入間市宮寺の狭山丘陵の麓(ふもと)にある地域を舞台にしたアニメ映画(CG)
「ホッタラケの島〜遙と魔法の鏡〜」がこの夏、全国で封切られる。
不老川など地元の情景も細密に再現されるとあって、同市は「市の知名度を高めるのに絶好の機会」
ととらえ、早くもロケ地巡りなどの企画も立てている。
東京都内から同市や狭山市を経て川越市に流れる不老川流域には昔話が伝えられ、その中に宮寺地区の
出雲祝神社近くに「ハタヤの屋敷稲荷」がある。この稲荷には「願い事をして生卵を供えれば、
なくなった大切なものが出てくる」という伝承があり、それを裏付ける証言もある。
これに関心を持ったのが狭山市出身でフジテレビの関口大輔プロデューサー(40)。
この話をヒントに同テレビ開局50周年記念作品の制作につなげた。
主人公は女子高生・遙。幼いころ、母を亡くし、父に育てられた。子どもの時、遊んでいた近くの
神社に行くと、キツネのテオを目撃。テオを追っていくうちに、森の中に迷い込み、
一瞬にして異次元の世界に吸い込まれ「ホッタラケの島」に入ってしまう。
島は、いらなくなった(ほったらかされた)「宝物」を使って町をつくっている誰も見たことがない
おとぎ話のような不思議な国。そこで遙は昔、母からもらった大事な手鏡をなくしたことに気付き、
テオと手鏡を捜し始めるという冒険ファンタジー。
この映画にハタヤの稲荷、出雲祝神社、不老川周辺の風景が登場してくる。地元では
「映画の上映で豊かな森が宮寺にあり、自然の中の神社や稲荷の良さが分かってもらえるとうれしい」
と映画の完成を期待している。
入間市も今後、新たな観光スポットとして、市のPRのため「知名度アップ委員会」(事務局・企画課)

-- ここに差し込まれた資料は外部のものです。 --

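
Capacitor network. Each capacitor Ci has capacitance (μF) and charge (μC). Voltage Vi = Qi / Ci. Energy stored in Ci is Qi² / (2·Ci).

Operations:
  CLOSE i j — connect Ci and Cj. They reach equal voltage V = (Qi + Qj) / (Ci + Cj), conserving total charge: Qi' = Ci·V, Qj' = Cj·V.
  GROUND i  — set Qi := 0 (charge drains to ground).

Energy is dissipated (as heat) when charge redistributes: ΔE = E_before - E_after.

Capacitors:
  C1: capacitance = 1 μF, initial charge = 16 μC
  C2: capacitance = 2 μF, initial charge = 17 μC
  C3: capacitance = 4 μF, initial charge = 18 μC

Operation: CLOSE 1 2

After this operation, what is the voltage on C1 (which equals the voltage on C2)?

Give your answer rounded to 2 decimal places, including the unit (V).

Initial: C1(1μF, Q=16μC, V=16.00V), C2(2μF, Q=17μC, V=8.50V), C3(4μF, Q=18μC, V=4.50V)
Op 1: CLOSE 1-2: Q_total=33.00, C_total=3.00, V=11.00; Q1=11.00, Q2=22.00; dissipated=18.750

Answer: 11.00 V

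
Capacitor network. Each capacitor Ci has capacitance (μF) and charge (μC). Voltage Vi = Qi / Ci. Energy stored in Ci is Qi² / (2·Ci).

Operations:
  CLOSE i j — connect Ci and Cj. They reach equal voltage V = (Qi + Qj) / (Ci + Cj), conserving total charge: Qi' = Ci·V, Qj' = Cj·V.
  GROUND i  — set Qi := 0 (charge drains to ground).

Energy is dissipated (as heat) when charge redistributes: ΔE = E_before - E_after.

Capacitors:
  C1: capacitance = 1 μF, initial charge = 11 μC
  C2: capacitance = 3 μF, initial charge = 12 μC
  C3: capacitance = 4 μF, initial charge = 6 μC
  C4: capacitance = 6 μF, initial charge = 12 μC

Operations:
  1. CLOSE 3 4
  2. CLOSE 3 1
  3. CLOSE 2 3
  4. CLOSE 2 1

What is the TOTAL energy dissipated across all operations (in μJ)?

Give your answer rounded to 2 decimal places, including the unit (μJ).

Initial: C1(1μF, Q=11μC, V=11.00V), C2(3μF, Q=12μC, V=4.00V), C3(4μF, Q=6μC, V=1.50V), C4(6μF, Q=12μC, V=2.00V)
Op 1: CLOSE 3-4: Q_total=18.00, C_total=10.00, V=1.80; Q3=7.20, Q4=10.80; dissipated=0.300
Op 2: CLOSE 3-1: Q_total=18.20, C_total=5.00, V=3.64; Q3=14.56, Q1=3.64; dissipated=33.856
Op 3: CLOSE 2-3: Q_total=26.56, C_total=7.00, V=3.79; Q2=11.38, Q3=15.18; dissipated=0.111
Op 4: CLOSE 2-1: Q_total=15.02, C_total=4.00, V=3.76; Q2=11.27, Q1=3.76; dissipated=0.009
Total dissipated: 34.276 μJ

Answer: 34.28 μJ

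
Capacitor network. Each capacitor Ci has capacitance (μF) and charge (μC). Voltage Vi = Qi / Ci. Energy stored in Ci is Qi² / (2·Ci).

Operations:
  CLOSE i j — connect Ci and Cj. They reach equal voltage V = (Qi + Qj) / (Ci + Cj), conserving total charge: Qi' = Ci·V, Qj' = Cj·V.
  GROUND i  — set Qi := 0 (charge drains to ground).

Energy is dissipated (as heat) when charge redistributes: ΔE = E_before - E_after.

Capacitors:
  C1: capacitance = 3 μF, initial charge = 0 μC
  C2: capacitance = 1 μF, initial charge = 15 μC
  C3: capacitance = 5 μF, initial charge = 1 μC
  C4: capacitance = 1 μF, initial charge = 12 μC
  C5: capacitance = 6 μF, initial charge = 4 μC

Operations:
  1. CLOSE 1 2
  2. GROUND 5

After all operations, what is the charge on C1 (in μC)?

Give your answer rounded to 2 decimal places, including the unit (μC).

Initial: C1(3μF, Q=0μC, V=0.00V), C2(1μF, Q=15μC, V=15.00V), C3(5μF, Q=1μC, V=0.20V), C4(1μF, Q=12μC, V=12.00V), C5(6μF, Q=4μC, V=0.67V)
Op 1: CLOSE 1-2: Q_total=15.00, C_total=4.00, V=3.75; Q1=11.25, Q2=3.75; dissipated=84.375
Op 2: GROUND 5: Q5=0; energy lost=1.333
Final charges: Q1=11.25, Q2=3.75, Q3=1.00, Q4=12.00, Q5=0.00

Answer: 11.25 μC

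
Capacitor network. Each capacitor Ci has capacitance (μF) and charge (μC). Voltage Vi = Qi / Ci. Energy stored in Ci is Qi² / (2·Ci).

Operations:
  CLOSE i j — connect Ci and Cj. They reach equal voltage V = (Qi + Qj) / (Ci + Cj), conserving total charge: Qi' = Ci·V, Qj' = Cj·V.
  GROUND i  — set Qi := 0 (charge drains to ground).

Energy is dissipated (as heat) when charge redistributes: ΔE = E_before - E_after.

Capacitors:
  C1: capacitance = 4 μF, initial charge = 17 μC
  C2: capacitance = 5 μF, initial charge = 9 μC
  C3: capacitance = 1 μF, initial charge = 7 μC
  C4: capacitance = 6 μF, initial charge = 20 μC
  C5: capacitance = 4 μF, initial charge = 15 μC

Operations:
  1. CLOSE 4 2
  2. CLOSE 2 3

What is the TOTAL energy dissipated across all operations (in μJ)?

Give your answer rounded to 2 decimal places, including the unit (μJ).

Initial: C1(4μF, Q=17μC, V=4.25V), C2(5μF, Q=9μC, V=1.80V), C3(1μF, Q=7μC, V=7.00V), C4(6μF, Q=20μC, V=3.33V), C5(4μF, Q=15μC, V=3.75V)
Op 1: CLOSE 4-2: Q_total=29.00, C_total=11.00, V=2.64; Q4=15.82, Q2=13.18; dissipated=3.206
Op 2: CLOSE 2-3: Q_total=20.18, C_total=6.00, V=3.36; Q2=16.82, Q3=3.36; dissipated=7.934
Total dissipated: 11.140 μJ

Answer: 11.14 μJ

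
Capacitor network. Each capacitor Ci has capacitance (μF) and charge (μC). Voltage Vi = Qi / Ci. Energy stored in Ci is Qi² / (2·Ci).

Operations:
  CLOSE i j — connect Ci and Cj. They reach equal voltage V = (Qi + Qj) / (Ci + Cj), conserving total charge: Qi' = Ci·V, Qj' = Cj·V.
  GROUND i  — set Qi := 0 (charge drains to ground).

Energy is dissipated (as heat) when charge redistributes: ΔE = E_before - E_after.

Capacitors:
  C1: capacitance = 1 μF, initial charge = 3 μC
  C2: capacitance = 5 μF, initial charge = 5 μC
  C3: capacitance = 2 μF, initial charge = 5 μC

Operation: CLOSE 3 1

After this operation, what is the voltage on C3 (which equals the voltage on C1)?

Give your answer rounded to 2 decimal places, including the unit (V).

Answer: 2.67 V

Derivation:
Initial: C1(1μF, Q=3μC, V=3.00V), C2(5μF, Q=5μC, V=1.00V), C3(2μF, Q=5μC, V=2.50V)
Op 1: CLOSE 3-1: Q_total=8.00, C_total=3.00, V=2.67; Q3=5.33, Q1=2.67; dissipated=0.083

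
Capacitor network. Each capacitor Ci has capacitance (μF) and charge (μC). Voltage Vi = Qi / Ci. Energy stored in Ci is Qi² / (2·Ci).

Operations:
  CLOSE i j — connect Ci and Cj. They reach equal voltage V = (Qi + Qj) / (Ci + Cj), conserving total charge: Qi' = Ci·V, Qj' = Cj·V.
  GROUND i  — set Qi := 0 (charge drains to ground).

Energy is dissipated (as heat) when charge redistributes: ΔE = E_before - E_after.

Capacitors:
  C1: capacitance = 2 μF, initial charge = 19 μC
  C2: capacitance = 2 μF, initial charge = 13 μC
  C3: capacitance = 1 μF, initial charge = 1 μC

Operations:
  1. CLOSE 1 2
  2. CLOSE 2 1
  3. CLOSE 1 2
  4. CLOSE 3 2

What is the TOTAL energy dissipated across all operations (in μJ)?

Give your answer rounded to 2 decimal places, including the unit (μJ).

Answer: 20.83 μJ

Derivation:
Initial: C1(2μF, Q=19μC, V=9.50V), C2(2μF, Q=13μC, V=6.50V), C3(1μF, Q=1μC, V=1.00V)
Op 1: CLOSE 1-2: Q_total=32.00, C_total=4.00, V=8.00; Q1=16.00, Q2=16.00; dissipated=4.500
Op 2: CLOSE 2-1: Q_total=32.00, C_total=4.00, V=8.00; Q2=16.00, Q1=16.00; dissipated=0.000
Op 3: CLOSE 1-2: Q_total=32.00, C_total=4.00, V=8.00; Q1=16.00, Q2=16.00; dissipated=0.000
Op 4: CLOSE 3-2: Q_total=17.00, C_total=3.00, V=5.67; Q3=5.67, Q2=11.33; dissipated=16.333
Total dissipated: 20.833 μJ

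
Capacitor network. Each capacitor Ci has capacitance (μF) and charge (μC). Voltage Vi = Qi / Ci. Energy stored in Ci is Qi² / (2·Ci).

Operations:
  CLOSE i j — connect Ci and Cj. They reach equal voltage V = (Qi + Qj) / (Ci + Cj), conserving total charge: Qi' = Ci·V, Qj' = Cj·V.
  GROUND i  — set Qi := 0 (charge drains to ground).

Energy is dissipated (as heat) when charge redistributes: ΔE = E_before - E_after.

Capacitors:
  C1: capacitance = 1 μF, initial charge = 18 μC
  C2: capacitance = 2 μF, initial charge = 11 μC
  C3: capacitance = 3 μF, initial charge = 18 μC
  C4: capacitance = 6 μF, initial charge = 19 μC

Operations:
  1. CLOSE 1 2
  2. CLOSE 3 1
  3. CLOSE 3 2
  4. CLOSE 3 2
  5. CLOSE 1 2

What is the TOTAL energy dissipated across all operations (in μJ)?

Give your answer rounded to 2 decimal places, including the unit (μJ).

Initial: C1(1μF, Q=18μC, V=18.00V), C2(2μF, Q=11μC, V=5.50V), C3(3μF, Q=18μC, V=6.00V), C4(6μF, Q=19μC, V=3.17V)
Op 1: CLOSE 1-2: Q_total=29.00, C_total=3.00, V=9.67; Q1=9.67, Q2=19.33; dissipated=52.083
Op 2: CLOSE 3-1: Q_total=27.67, C_total=4.00, V=6.92; Q3=20.75, Q1=6.92; dissipated=5.042
Op 3: CLOSE 3-2: Q_total=40.08, C_total=5.00, V=8.02; Q3=24.05, Q2=16.03; dissipated=4.537
Op 4: CLOSE 3-2: Q_total=40.08, C_total=5.00, V=8.02; Q3=24.05, Q2=16.03; dissipated=0.000
Op 5: CLOSE 1-2: Q_total=22.95, C_total=3.00, V=7.65; Q1=7.65, Q2=15.30; dissipated=0.403
Total dissipated: 62.066 μJ

Answer: 62.07 μJ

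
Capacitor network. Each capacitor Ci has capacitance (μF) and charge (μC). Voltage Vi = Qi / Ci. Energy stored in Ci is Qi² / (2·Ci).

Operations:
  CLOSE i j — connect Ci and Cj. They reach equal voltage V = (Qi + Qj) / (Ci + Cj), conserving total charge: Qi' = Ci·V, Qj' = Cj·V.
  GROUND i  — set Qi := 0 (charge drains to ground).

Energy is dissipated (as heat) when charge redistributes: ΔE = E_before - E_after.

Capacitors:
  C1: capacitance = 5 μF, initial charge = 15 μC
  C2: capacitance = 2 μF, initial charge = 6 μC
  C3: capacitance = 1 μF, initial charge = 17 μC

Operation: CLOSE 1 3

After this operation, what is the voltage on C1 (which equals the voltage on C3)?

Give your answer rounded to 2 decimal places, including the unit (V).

Answer: 5.33 V

Derivation:
Initial: C1(5μF, Q=15μC, V=3.00V), C2(2μF, Q=6μC, V=3.00V), C3(1μF, Q=17μC, V=17.00V)
Op 1: CLOSE 1-3: Q_total=32.00, C_total=6.00, V=5.33; Q1=26.67, Q3=5.33; dissipated=81.667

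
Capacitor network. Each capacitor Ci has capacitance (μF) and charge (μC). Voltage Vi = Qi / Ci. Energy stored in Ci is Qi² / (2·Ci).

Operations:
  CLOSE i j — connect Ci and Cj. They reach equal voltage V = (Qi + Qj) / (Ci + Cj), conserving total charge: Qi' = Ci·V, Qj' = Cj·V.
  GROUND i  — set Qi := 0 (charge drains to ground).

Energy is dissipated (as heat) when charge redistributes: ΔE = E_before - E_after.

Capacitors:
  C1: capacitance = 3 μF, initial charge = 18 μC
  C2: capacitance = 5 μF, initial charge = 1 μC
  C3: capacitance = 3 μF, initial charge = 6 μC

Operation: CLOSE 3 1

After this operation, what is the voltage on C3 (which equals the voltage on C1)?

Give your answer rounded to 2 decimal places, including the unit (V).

Initial: C1(3μF, Q=18μC, V=6.00V), C2(5μF, Q=1μC, V=0.20V), C3(3μF, Q=6μC, V=2.00V)
Op 1: CLOSE 3-1: Q_total=24.00, C_total=6.00, V=4.00; Q3=12.00, Q1=12.00; dissipated=12.000

Answer: 4.00 V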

を庁内に設置し、ファンのロケ地巡りなど映画公開に伴う対応を考えており、
第1弾として17日にはハタヤの稲荷脇に標柱を設置する。
日本動画協会と西武鉄道は10日、地元の宮寺小学校で子どもたちと使用済みの切符を使い、
「ホッタラケの島」の主人公・遙とテオ、物語の舞台となっている出雲祝神社をデザインした壁画を制作する。
「ホッタラケの島」は8月22日から全国東宝系映画館で公開される。